Back

How should I backup my data in Sisu and Taito?

The file system used in Sisu and Taito is designed for analysing data, not for storing data. Of the personal disk areas only the home directory ( including the $USERAPPL directory) is backuped regularly. No automatic back-ups are made for work ($WRKDIR) and project directories!

Human errors and technical problems may cause data losses and because of that users should pay attention to keep the most critical data stored securely.

Small files can be backuped in home directory

The home directories of Sisu and Taito are back-upped daily, but as the size of home directory is only 50 GB it can't be used for backuping large data sets.

However, for smaller data like command scripts, parameter files, instructions, etc. home directory is the easiest way to do backuping. For the same reason it is good practice to have your own software installations and scripts in your $USERAPPL where they are automatically back-upped by CSC ($USERAPPL instructions).

For larger data sets HPC archive can be used to make a back up copy

In $WRKDIR you can create, manage and analyse up to 5 TB data sets. However $WRKDIR is not backuped and thus it should not be used as the only storage site for important data. The iRODS based HPC archive service can be used as a site to store back up copies of the most critical data sets like the original input data or final results of a simulation or analysis process.

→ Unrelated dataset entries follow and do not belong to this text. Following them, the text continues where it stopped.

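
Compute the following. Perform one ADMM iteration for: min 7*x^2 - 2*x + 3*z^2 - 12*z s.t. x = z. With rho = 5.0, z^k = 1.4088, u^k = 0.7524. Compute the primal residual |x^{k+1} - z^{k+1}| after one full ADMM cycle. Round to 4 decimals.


ADMM iteration with rho = 5.0, z^k = 1.4088, u^k = 0.7524
Step 1: x-update.
Minimize 7*x^2 - 2*x + (5.0/2)*(x - 1.4088 + 0.7524)^2
FOC: (2*7 + 5.0)*x = 2 + 5.0*(1.4088 - 0.7524)
x^{k+1} = 0.278
Step 2: z-update.
Minimize 3*z^2 - 12*z + (5.0/2)*(0.278 - z + 0.7524)^2
FOC: (2*3 + 5.0)*z = 12 + 5.0*(0.278 + 0.7524)
z^{k+1} = 1.5593
Step 3: u-update.
u^{k+1} = 0.7524 + 0.278 - 1.5593 = -0.5289
Step 4: Primal residual = |0.278 - 1.5593| = 1.2813


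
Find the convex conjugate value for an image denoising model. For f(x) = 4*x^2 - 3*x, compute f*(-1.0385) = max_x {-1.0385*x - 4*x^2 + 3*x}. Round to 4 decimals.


f*(y) = sup_x {y*x - a*x^2 - b*x} = sup_x {(y-b)*x - a*x^2}
FOC: (y - b) - 2a*x = 0 => x* = (y - b)/(2a)
x* = (-1.0385 + 3)/(2*4) = 0.2452
f*(-1.0385) = (y-b)^2/(4a) = (-1.0385 + 3)^2/(4*4)
= 3.8475/16 = 0.2405


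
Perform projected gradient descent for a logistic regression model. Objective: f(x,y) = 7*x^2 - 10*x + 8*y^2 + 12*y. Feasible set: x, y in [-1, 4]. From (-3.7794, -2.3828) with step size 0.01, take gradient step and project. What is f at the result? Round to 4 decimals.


Step 1: Compute gradient at (-3.7794, -2.3828).
grad_x = 2*7*-3.7794 - 10 = -62.9116
grad_y = 2*8*-2.3828 + 12 = -26.1248
Step 2: Gradient step.
x_raw = -3.7794 - 0.01*-62.9116 = -3.1503
y_raw = -2.3828 - 0.01*-26.1248 = -2.1216
Step 3: Project onto [-1, 4].
x_proj = clip(-3.1503) = -1.0
y_proj = clip(-2.1216) = -1.0
Step 4: Evaluate f.
f(-1.0, -1.0) = 13.0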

As the storage capacity of HPC archive (2 TB/user) as well data transfer rate between CSC servers and HPC archive are limited, it is not recommend that you back up all the files to HPC archive or use automatic scripts that copy data to HPC archive. Further, you should avoid running more than a few HPC archive data transfer processes simultanously.

HPC archive (as well as IDA and other iRODS based storage systems) are not designed to store massive amounts of individual files. Instead of directly copying numerous small files to HPC-archive you should collect them first into a single compressed archive file, and copy that to HPC archive.

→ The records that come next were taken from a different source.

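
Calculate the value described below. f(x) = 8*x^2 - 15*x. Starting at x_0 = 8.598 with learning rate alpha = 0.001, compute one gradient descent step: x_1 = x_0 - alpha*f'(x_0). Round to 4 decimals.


We compute the gradient at x_0 and apply the update.
f'(x) = 16*x - 15
f'(8.598) = 16*8.598 - 15 = 122.568
x_1 = 8.598 - 0.001*122.568 = 8.4754


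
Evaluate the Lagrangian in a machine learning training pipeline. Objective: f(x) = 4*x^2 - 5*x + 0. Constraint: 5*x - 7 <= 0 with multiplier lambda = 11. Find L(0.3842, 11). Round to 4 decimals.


Step 1: Evaluate f(x).
f(0.3842) = 4*0.3842^2 - 5*0.3842 + 0 = -1.3306
Step 2: Evaluate g(x).
g(0.3842) = 5*0.3842 - 7 = -5.079
Step 3: Compute Lagrangian.
L = -1.3306 + 11*-5.079 = -57.1996


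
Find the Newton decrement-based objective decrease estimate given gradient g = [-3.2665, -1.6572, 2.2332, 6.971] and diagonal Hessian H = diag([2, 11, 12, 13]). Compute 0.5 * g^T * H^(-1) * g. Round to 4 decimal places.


Step 1: H is diagonal, so H^(-1) * g = [-1.6333, -0.1507, 0.1861, 0.5362].
Step 2: g^T H^(-1) g = sum_i g_i^2 / H_ii
  = (-3.2665)^2/2 + (-1.6572)^2/11 + (2.2332)^2/12 + (6.971)^2/13
  = 5.335 + 0.2497 + 0.4156 + 3.7381 = 9.7383
Step 3: Objective decrease = 0.5 * g^T H^(-1) g = 4.8692


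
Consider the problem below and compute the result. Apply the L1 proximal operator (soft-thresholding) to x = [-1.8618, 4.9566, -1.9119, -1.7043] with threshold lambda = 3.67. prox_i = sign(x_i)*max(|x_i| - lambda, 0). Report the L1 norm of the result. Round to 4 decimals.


Soft-thresholding with lambda = 3.67:
prox(-1.8618) = sign(-1.8618)*max(|-1.8618| - 3.67, 0) = 0.0
prox(4.9566) = sign(4.9566)*max(|4.9566| - 3.67, 0) = 1.2866
prox(-1.9119) = sign(-1.9119)*max(|-1.9119| - 3.67, 0) = 0.0
prox(-1.7043) = sign(-1.7043)*max(|-1.7043| - 3.67, 0) = 0.0
prox(x) = [0.0, 1.2866, 0.0, 0.0]
||prox(x)||_1 = 0.0 + 1.2866 + 0.0 + 0.0 = 1.2866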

In example below, files with names starting with data and ending with .inp (eg. data_set1.inp or dataA0003.inp) are first collected as one compressed archive file using command tar after which the compressed file is uploaded to HPC archive service with command iput.:

ls data*.inp
tar zcvf input_files_for_project1.tgz data*.inp
ls -lh input_files_for_project1.tgz
module load irods #(Run this command only in Sisu, NOT in Taito)
iput input_files_for_project1.tgz
ils

You can retrieve the data, stored above, from HPC archive with command iget and then uncompress it:

iget input_files_for_project1.tgz
tar zxvf input_files_for_project1.tgz

If the size of the file you are planning to import to HPC archive is larger than 100 GB it may be advisable to split it into several pieces as exporting large files to HPC archive is often problematic. In Sisu and Taito you can do the splitting of the file with command: split.

For example, file big_data.tgz can be split into chunks of 100 GB with command:

split -b 100G big_data.tgz big_data.tgz_part_

The command above creates a set of files that contain the data of big_data.tgz. The original data is preserved intact. Each data chunk is named by adding an alphabetic suffix to the base name given as the last argument of the command above. For example, if the size of the input file big_data.tgz is 290 GB, then following three files will be created: big_data.tgz_part_aa, big_data.tgz_part_ab, big_data.tgz_part_ac etc.

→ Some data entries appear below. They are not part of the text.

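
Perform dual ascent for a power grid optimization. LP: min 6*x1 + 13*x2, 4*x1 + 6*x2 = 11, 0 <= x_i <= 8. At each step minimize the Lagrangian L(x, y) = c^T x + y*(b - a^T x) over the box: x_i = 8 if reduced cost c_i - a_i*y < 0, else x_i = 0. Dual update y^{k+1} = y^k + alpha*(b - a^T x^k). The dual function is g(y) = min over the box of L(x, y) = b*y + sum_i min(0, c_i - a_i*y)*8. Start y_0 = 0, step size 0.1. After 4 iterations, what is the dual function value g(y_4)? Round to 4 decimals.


Dual ascent for LP: min 6*x1 + 13*x2, 4*x1 + 6*x2 = 11, 0 <= x_i <= 8
Step 1: y^k = 0.0, reduced costs: (6.0, 13.0)
  x^k = (0.0, 0.0), subgradient = b - a^T x = 11.0
  y^{k+1} = 0.0 + 0.1*11.0 = 1.1
Step 2: y^k = 1.1, reduced costs: (1.6, 6.4)
  x^k = (0.0, 0.0), subgradient = b - a^T x = 11.0
  y^{k+1} = 1.1 + 0.1*11.0 = 2.2
Step 3: y^k = 2.2, reduced costs: (-2.8, -0.2)
  x^k = (8.0, 8.0), subgradient = b - a^T x = -69.0
  y^{k+1} = 2.2 + 0.1*-69.0 = -4.7
Step 4: y^k = -4.7, reduced costs: (24.8, 41.2)
  x^k = (0.0, 0.0), subgradient = b - a^T x = 11.0
  y^{k+1} = -4.7 + 0.1*11.0 = -3.6
Dual objective at y_4 = -3.6: reduced costs (20.4, 34.6), box minimizer x = (0.0, 0.0)
g(y_4) = b*y + (c1 - a1*y)*x1 + (c2 - a2*y)*x2 = 11*(-3.6) + 20.4*0.0 + 34.6*0.0 = -39.6 + 0.0 + 0.0 = -39.6


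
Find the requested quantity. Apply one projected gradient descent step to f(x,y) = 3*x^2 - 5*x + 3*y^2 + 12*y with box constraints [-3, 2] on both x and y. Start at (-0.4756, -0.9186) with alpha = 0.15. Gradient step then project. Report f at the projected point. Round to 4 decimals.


Step 1: Compute gradient at (-0.4756, -0.9186).
grad_x = 2*3*-0.4756 - 5 = -7.8536
grad_y = 2*3*-0.9186 + 12 = 6.4884
Step 2: Gradient step.
x_raw = -0.4756 - 0.15*-7.8536 = 0.7024
y_raw = -0.9186 - 0.15*6.4884 = -1.8919
Step 3: Project onto [-3, 2].
x_proj = clip(0.7024) = 0.7024
y_proj = clip(-1.8919) = -1.8919
Step 4: Evaluate f.
f(0.7024, -1.8919) = -13.9969


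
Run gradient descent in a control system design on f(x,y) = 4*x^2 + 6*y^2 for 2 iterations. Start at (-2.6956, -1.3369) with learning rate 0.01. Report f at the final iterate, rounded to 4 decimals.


Gradient descent on f(x,y) = 4*x^2 + 6*y^2.
Starting point: (-2.6956, -1.3369), alpha = 0.01
Step 1: grad_x = 2*4*-2.6956 = -21.5648, grad_y = 2*6*-1.3369 = -16.0428
  x_1 = -2.6956 - 0.01*-21.5648 = -2.48
  y_1 = -1.3369 - 0.01*-16.0428 = -1.1765
Step 2: grad_x = 2*4*-2.48 = -19.8396, grad_y = 2*6*-1.1765 = -14.1177
  x_2 = -2.48 - 0.01*-19.8396 = -2.2816
  y_2 = -1.1765 - 0.01*-14.1177 = -1.0353
f(-2.2816, -1.0353) = 4*(-2.2816)^2 + 6*(-1.0353)^2 = 27.253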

These chunks can now be moved to HPC achive with a set if iput commands:

iput big_data.tgz_part_aa
iput big_data.tgz_part_ab
iput big_data.tgz_part_ac

Later on, you can download the split data set with commands:

iget big_data.tgz_part_aa
iget big_data.tgz_part_ab
iget big_data.tgz_part_ac

And merge them back together with cat command

cat big_data.tgz_part_* > big_data.tgz

Compressing, splitting and transporting terabyte level data sets will take time. Thus in the case of large data sets you should use taito-shell.csc.fi or batch jobs for executing these tasks.